Para compreender essa política pública, porém, há que destacar dois 
momentos distintos. Entre 2004 e início de 2010: formulação, implantação
 e consolidação do programa. Este foi lançado em julho de 2004, partindo
 do zero e alcançando 72 Pontos de Cultura seis meses depois; o 
orçamento, que em 2004 era de pouco mais de R$ 3 milhões, saltou para R$
 67 milhões em 2005, via emenda parlamentar coletiva (R$ 55 milhões mais
 R$ 12 milhões no orçamento previsto). Com surpresa do êxito inicial foi
 possível lançar um segundo edital para seleção de Pontos de Cultura a 
desesconder o Brasil, como nunca antes havia sido feito: 2,5 mil 
projetos se apresentaram, chegando a 470 Pontos de Cultura ao final de 
2006. Em 2007, via programa Mais Cultura, um novo salto, com a 
descentralização dos editais por meio de acordos com estados e 
municípios de grande porte. Mais 2,5 mil pontos conveniados, até 
alcançar, ao final de 2009, a marca de 3,5 mil Pontos de Cultura no 
país, espalhados por 1,1 mil municípios e beneficiando entre 8 milhões e
 9 milhões de pessoas (Dados Ipea – Cultura Viva – Avaliação do 
Programa, 2010), sempre sob o conceito da gestão compartilhada entre 
Estado e sociedade, ou Estado-rede.
Esses números compreendem desde a rede de cineastas indígenas até 
grupos de jovens em favelas, assentamentos rurais, pequenos municípios, 
grupos de arte de vanguarda, tudo integrado, pois a cultura se integra e
 se entrelaça no tempo e no espaço, daí o próprio nome Cultura Viva. O 
Ponto de Cultura funciona como um agregador local, incentivando o 
empoderamento comunitário e, em torno dele, uma série de ações: 
setecentas bolsas para mestres da cultura tradicional, os griôs; 11 mil 
bolsas para os jovens agentes de Cultura Viva (entre 2005 e 2006); 
Escola Viva integrando escolas, comunidades e Pontos de Cultura; 
Interações Estéticas com residências artísticas (foram três editais 
gerando duzentas criações comuns entre Pontos de Cultura e artistas 
profissionais); oitenta Pontos de Mídia Livre, para sites independentes,
 comunicação popular, rádios e TVs comunitárias, a mídia livre; a 
Cultura Digital, com desenvolvimento de software livre para edição de 
imagem e som (na época, 2004, praticamente inexistiam no mundo 
ferramentas livres para edição), estúdios multimídia e 82 oficinas de 
conhecimentos livres, realizadas em quilombos, pequenos municípios e 
favelas; trezentos Pontinhos de Cultura (para cultura lúdica e da 
infância); Cultura e Saúde, fortalecendo projetos de medicina popular e 
terapias alternativas, a arte da arte; oitenta Prêmios Tuxauas para 
articuladores em rede; duzentos Pontões de Cultura, atuando como 
capacitadores, articuladores e difusores em rede; economia viva para 
projetos de economia solidária em Pontos de Cultura, criando, inclusive,
 moedas comunitárias, como o Sampaio, no bairro do Campo Limpo, na 
periferia de São Paulo; Prêmio Asas, para Pontos de Cultura que 
concluíssem os convênios, no valor de R$ 80 mil para cada ponto.
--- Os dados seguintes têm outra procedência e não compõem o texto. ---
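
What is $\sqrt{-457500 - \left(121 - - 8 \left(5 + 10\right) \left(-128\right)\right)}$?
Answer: $i \sqrt{442261} \approx 665.03 i$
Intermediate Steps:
$\sqrt{-457500 - \left(121 - - 8 \left(5 + 10\right) \left(-128\right)\right)} = \sqrt{-457500 - \left(121 - \left(-8\right) 15 \left(-128\right)\right)} = \sqrt{-457500 - -15239} = \sqrt{-457500 + \left(15360 - 121\right)} = \sqrt{-457500 + 15239} = \sqrt{-442261} = i \sqrt{442261}$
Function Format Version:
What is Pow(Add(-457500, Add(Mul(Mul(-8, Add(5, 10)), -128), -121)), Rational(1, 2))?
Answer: Mul(I, Pow(442261, Rational(1, 2))) ≈ Mul(665.03, I)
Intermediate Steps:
Pow(Add(-457500, Add(Mul(Mul(-8, Add(5, 10)), -128), -121)), Rational(1, 2)) = Pow(Add(-457500, Add(Mul(Mul(-8, 15), -128), -121)), Rational(1, 2)) = Pow(Add(-457500, Add(Mul(-120, -128), -121)), Rational(1, 2)) = Pow(Add(-457500, Add(15360, -121)), Rational(1, 2)) = Pow(Add(-457500, 15239), Rational(1, 2)) = Pow(-442261, Rational(1, 2)) = Mul(I, Pow(442261, Rational(1, 2)))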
Segundo dados do Sistema de Controle Orçamentário do Ministério do 
Planejamento, o maior orçamento anual realizado foi em 2009, no valor de
 R$ 120 milhões, totalizando um investimento federal de R$ 450 milhões 
entre 2004 e 2009. Para 2010, havia um orçamento previsto no valor de R$
 210 milhões, mas a partir desse ano começou um desinvestimento no 
programa, incluindo cancelamento de editais, de modo que o orçamento 
realizado foi inferior a 40% do previsto. Nos anos seguintes, ainda 
menos, até chegar a pouco mais de R$ 10 milhões em 2014 e zero de 
realização orçamentária em 2015 e 2016.
Também houve uma série de encontros, publicações e análises sobre o 
programa e as Teias, encontros dos Pontos de Cultura, com forte 
componente simbólico e espaço para reflexão, organização e articulação 
entre os Pontos de Cultura. Entre 2006 e 2010 foram realizadas quatro 
Teias Nacionais e dezenas de estaduais, organizadas sempre em espaços de
 referência para a cultura – a primeira na Bienal de São Paulo, depois 
no Palácio das Artes em Belo Horizonte, na Esplanada dos Ministérios em 
Brasília e no Dragão do Mar em Fortaleza, esta com mais de 5 mil 
participantes, inclusive com delegações internacionais. A cada Teia era 
escolhido um tema gerador: “Venha se ver e ser visto”, “Tudo de todos”, 
“Iguais na diferença” e “Tambores digitais”. Foram grandes momentos, 
incluindo intercâmbio entre Pontos de Cultura e centros culturais do 
Reino Unido.
Todo esse conjunto de ações proporcionou um amplo reconhecimento 
internacional, tornando o programa uma política pública em diversos 
países (Argentina, com 670 Pontos de Cultura, Peru, cidades de Medellín e
 Bogotá (Colômbia), Costa Rica, El Salvador, entre outros) e efetivando 
um movimento continental, a Cultura Viva Comunitária, presente em 
dezessete países e tendo realizado dois congressos latino-americanos, em
 La Paz (2013, com 1.200 participantes) e San Salvador (2015, com 
seiscentos participantes) – o próximo será em Quito (novembro de 2017). O
 paradoxo é que, enquanto crescia o reconhecimento internacional, a 
partir de 2011 houve no Brasil um sistemático processo de desconstrução 
do programa, feito exatamente pelo governo federal.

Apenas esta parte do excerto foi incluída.